PERICLES, PRINCE OF TYRE
The Roundhouse, London NW1
Opened 5 July, 2002

*** Ravishes the eye but only occasionally engages the emotions

Rather than tackle the problems of this late Shakespeare play, director Adrian Noble tries to distract our attention from them.

One of my colleagues theorised that Adrian Noble carried his experience on Chitty Chitty Bang Bang over to this production: it goes for beautiful visuals and a chain of set-piece sequences from music to fight sequences (once actually combining the two) at every opportunity. This is one way of filling a big space like the Roundhouse, or of reaching all the way to the back of the main Stratford house (where it transfers in August), but it's a bit of a cop-out as far as the play is concerned.

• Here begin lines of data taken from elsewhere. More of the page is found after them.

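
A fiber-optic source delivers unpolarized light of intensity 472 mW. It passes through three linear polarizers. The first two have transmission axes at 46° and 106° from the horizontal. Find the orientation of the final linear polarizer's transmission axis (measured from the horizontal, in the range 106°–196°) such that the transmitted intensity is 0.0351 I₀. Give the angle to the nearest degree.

θ ≈ 164°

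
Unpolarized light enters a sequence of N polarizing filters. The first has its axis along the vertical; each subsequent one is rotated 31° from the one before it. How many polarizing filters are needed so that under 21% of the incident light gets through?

N = 4

First polarizer halves the unpolarized light: factor 1/2.
Each further stage multiplies by cos²(31°) = 0.7347.
After N polarizers: T = 0.5·0.7347^(N−1). Require T < 0.21 ⇒ N−1 > ln(0.21/0.5)/ln(0.7347) = 2.81, so N−1 ≥ 3 and N = 4.
Check: N=4 gives T = 0.1983 < 0.21; N=3 gives T = 0.2699.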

Even such opulence cannot mask the almighty clunk at the beginning of Act Three when Shakespeare takes over from an uncertain other writer; you don't have to have a trained ear to spot that suddenly it's a real poet writing, not a hack who's just trying to keep the story going. And what a story: sprawling across most of the Mediterranean, and including incest, shipwreck, prostitution, and of course noble courtship and miraculous reunions.

Ray Fearon is impressive in the title role, and Kananu Kirimi has the requisite sweetness as his daughter Marina. Shaun Davey's score is nicely exotic, but there really is far, far too much of it both in extent and volume.